This Day in Baseball History

January 30, 1919

The Reds Hire Pat Moran and Win the 1919 World Series

On January 30, 1919, the Cincinnati Reds hired Pat Moran as their new manager. Christy Mathewson, who had managed the Reds since 1916, was still in France recovering from a poison gas exposure during World War I that would eventually contribute to his death from tuberculosis in 1925. With no word from Mathewson and his health uncertain, the Reds turned to Moran, a former catcher who had managed the Phillies to the 1915 NL pennant.

Moran's first season in Cincinnati produced one of the most famous, and infamous, results in baseball history. The Reds went 96-44, winning the National League by nine games, and then defeated the Chicago White Sox five games to three in the World Series. Only later did the full story emerge: eight White Sox players had conspired with gamblers to throw the Series. The resulting scandal led to lifetime bans for the conspirators and the appointment of Kenesaw Mountain Landis as baseball's first commissioner.

The 1919 Reds were a genuinely strong team that has been unfairly overshadowed by the scandal.

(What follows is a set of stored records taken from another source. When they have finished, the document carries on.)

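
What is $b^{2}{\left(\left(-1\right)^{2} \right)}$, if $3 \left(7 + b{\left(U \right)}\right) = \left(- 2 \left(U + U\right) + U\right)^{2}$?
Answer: $16$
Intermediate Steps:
$b{\left(U \right)} = -7 + 3 U^{2}$ ($b{\left(U \right)} = -7 + \frac{\left(- 2 \left(U + U\right) + U\right)^{2}}{3} = -7 + \frac{\left(- 2 \cdot 2 U + U\right)^{2}}{3} = -7 + \frac{\left(- 4 U + U\right)^{2}}{3} = -7 + \frac{\left(- 3 U\right)^{2}}{3} = -7 + \frac{9 U^{2}}{3} = -7 + 3 U^{2}$)
$b^{2}{\left(\left(-1\right)^{2} \right)} = \left(-7 + 3 \left(\left(-1\right)^{2}\right)^{2}\right)^{2} = \left(-7 + 3 \cdot 1^{2}\right)^{2} = \left(-7 + 3 \cdot 1\right)^{2} = \left(-7 + 3\right)^{2} = \left(-4\right)^{2} = 16$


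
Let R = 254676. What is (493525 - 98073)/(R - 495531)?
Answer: -395452/240855 ≈ -1.6419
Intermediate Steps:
(493525 - 98073)/(R - 495531) = (493525 - 98073)/(254676 - 495531) = 395452/(-240855) = 395452*(-1/240855) = -395452/240855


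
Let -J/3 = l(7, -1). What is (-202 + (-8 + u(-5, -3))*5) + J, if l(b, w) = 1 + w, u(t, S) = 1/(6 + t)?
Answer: -237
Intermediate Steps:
J = 0 (J = -3*(1 - 1) = -3*0 = 0)
(-202 + (-8 + u(-5, -3))*5) + J = (-202 + (-8 + 1/(6 - 5))*5) + 0 = (-202 + (-8 + 1/1)*5) + 0 = (-202 + (-8 + 1)*5) + 0 = (-202 - 7*5) + 0 = (-202 - 35) + 0 = -237 + 0 = -237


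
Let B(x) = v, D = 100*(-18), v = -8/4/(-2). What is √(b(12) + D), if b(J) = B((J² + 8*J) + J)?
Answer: I*√1799 ≈ 42.415*I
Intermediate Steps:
v = 1 (v = -8*¼*(-½) = -2*(-½) = 1)
D = -1800
B(x) = 1
b(J) = 1
√(b(12) + D) = √(1 - 1800) = √(-1799) = I*√1799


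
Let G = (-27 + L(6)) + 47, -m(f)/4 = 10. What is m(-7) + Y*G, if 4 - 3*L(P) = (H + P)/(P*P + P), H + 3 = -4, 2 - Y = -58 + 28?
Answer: 40504/63 ≈ 642.92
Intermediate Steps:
Y = 32 (Y = 2 - (-58 + 28) = 2 - 1*(-30) = 2 + 30 = 32)
m(f) = -40 (m(f) = -4*10 = -40)
H = -7 (H = -3 - 4 = -7)
L(P) = 4/3 - (-7 + P)/(3*(P + P²)) (L(P) = 4/3 - (-7 + P)/(3*(P*P + P)) = 4/3 - (-7 + P)/(3*(P² + P)) = 4/3 - (-7 + P)/(3*(P + P²)))
G = 2689/126 (G = (-27 + (⅓)*(7 + 3*6 + 4*6²)/(6*(1 + 6))) + 47 = (-27 + (⅓)*(⅙)*(7 + 18 + 4*36)/7) + 47 = (-27 + (⅓)*(⅙)*(⅐)*(7 + 18 + 144)) + 47 = (-27 + (⅓)*(⅙)*(⅐)*169) + 47 = (-27 + 169/126) + 47 = -3233/126 + 47 = 2689/126 ≈ 21.341)
m(-7) + Y*G = -40 + 32*(2689/126) = -40 + 43024/63 = 40504/63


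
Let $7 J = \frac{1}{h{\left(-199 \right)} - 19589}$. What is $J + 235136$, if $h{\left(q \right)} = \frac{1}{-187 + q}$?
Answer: $\frac{12445627384574}{52929485} \approx 2.3514 \cdot 10^{5}$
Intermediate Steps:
$J = - \frac{386}{52929485}$ ($J = \frac{1}{7 \left(\frac{1}{-187 - 199} - 19589\right)} = \frac{1}{7 \left(\frac{1}{-386} - 19589\right)} = \frac{1}{7 \left(- \frac{1}{386} - 19589\right)} = \frac{1}{7 \left(- \frac{7561355}{386}\right)} = \frac{1}{7} \left(- \frac{386}{7561355}\right) = - \frac{386}{52929485} \approx -7.2927 \cdot 10^{-6}$)
$J + 235136 = - \frac{386}{52929485} + 235136 = \frac{12445627384574}{52929485}$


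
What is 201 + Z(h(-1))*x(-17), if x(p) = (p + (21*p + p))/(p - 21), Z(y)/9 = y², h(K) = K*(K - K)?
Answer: 201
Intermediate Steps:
h(K) = 0 (h(K) = K*0 = 0)
Z(y) = 9*y²
x(p) = 23*p/(-21 + p) (x(p) = (p + 22*p)/(-21 + p) = (23*p)/(-21 + p) = 23*p/(-21 + p))
201 + Z(h(-1))*x(-17) = 201 + (9*0²)*(23*(-17)/(-21 - 17)) = 201 + (9*0)*(23*(-17)/(-38)) = 201 + 0*(23*(-17)*(-1/38)) = 201 + 0*(391/38) = 201 + 0 = 201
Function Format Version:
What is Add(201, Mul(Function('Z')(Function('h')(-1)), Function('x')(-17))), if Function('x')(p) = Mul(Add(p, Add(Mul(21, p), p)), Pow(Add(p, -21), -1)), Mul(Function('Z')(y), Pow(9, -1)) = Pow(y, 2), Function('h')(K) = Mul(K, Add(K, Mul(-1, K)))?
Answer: 201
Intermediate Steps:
Function('h')(K) = 0 (Function('h')(K) = Mul(K, 0) = 0)
Function('Z')(y) = Mul(9, Pow(y, 2))
Function('x')(p) = Mul(23, p, Pow(Add(-21, p), -1)) (Function('x')(p) = Mul(Add(p, Mul(22, p)), Pow(Add(-21, p), -1)) = Mul(Mul(23, p), Pow(Add(-21, p), -1)) = Mul(23, p, Pow(Add(-21, p), -1)))
Add(201, Mul(Function('Z')(Function('h')(-1)), Function('x')(-17))) = Add(201, Mul(Mul(9, Pow(0, 2)), Mul(23, -17, Pow(Add(-21, -17), -1)))) = Add(201, Mul(Mul(9, 0), Mul(23, -17, Pow(-38, -1)))) = Add(201, Mul(0, Mul(23, -17, Rational(-1, 38)))) = Add(201, Mul(0, Rational(391, 38))) = Add(201, 0) = 201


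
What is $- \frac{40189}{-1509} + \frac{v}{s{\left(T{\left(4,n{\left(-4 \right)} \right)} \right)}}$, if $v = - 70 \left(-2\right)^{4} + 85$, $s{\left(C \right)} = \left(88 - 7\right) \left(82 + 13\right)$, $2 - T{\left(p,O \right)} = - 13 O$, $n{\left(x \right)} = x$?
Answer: $\frac{2279204}{86013} \approx 26.498$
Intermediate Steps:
$T{\left(p,O \right)} = 2 + 13 O$ ($T{\left(p,O \right)} = 2 - - 13 O = 2 + 13 O$)
$s{\left(C \right)} = 7695$ ($s{\left(C \right)} = 81 \cdot 95 = 7695$)
$v = -1035$ ($v = \left(-70\right) 16 + 85 = -1120 + 85 = -1035$)
$- \frac{40189}{-1509} + \frac{v}{s{\left(T{\left(4,n{\left(-4 \right)} \right)} \right)}} = - \frac{40189}{-1509} - \frac{1035}{7695} = \left(-40189\right) \left(- \frac{1}{1509}\right) - \frac{23}{171} = \frac{40189}{1509} - \frac{23}{171} = \frac{2279204}{86013}$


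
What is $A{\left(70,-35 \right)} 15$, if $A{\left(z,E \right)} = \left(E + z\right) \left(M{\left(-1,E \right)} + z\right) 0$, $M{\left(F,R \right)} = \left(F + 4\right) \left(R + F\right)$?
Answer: $0$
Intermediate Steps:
$M{\left(F,R \right)} = \left(4 + F\right) \left(F + R\right)$
$A{\left(z,E \right)} = 0$ ($A{\left(z,E \right)} = \left(E + z\right) \left(\left(\left(-1\right)^{2} + 4 \left(-1\right) + 4 E - E\right) + z\right) 0 = \left(E + z\right) \left(\left(1 - 4 + 4 E - E\right) + z\right) 0 = \left(E + z\right) \left(\left(-3 + 3 E\right) + z\right) 0 = \left(E + z\right) \left(-3 + z + 3 E\right) 0 = \left(E + z\right) 0 = 0$)
$A{\left(70,-35 \right)} 15 = 0 \cdot 15 = 0$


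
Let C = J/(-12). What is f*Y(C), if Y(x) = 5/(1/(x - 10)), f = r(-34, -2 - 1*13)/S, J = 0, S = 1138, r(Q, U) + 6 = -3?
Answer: 225/569 ≈ 0.39543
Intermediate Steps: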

Third baseman Heinie Groh, outfielder Edd Roush, and pitcher Slim Sallee led a roster that won the pennant comfortably before any games were fixed.

On this same date in 1978, Commissioner Bowie Kuhn vetoed a trade that would have sent pitcher Vida Blue from the Oakland Athletics to the Cincinnati Reds for first baseman Dave Revering and $1.75 million. The deal had been announced at the Winter Meetings the previous December, but Kuhn ruled that Oakland had not received adequate compensation and that the transaction amounted to a sale of talent rather than a genuine baseball trade. It was one of several transactions Kuhn blocked involving cash-strapped A's owner Charlie Finley, who had tried to sell Blue to the Yankees for $1.5 million two years earlier.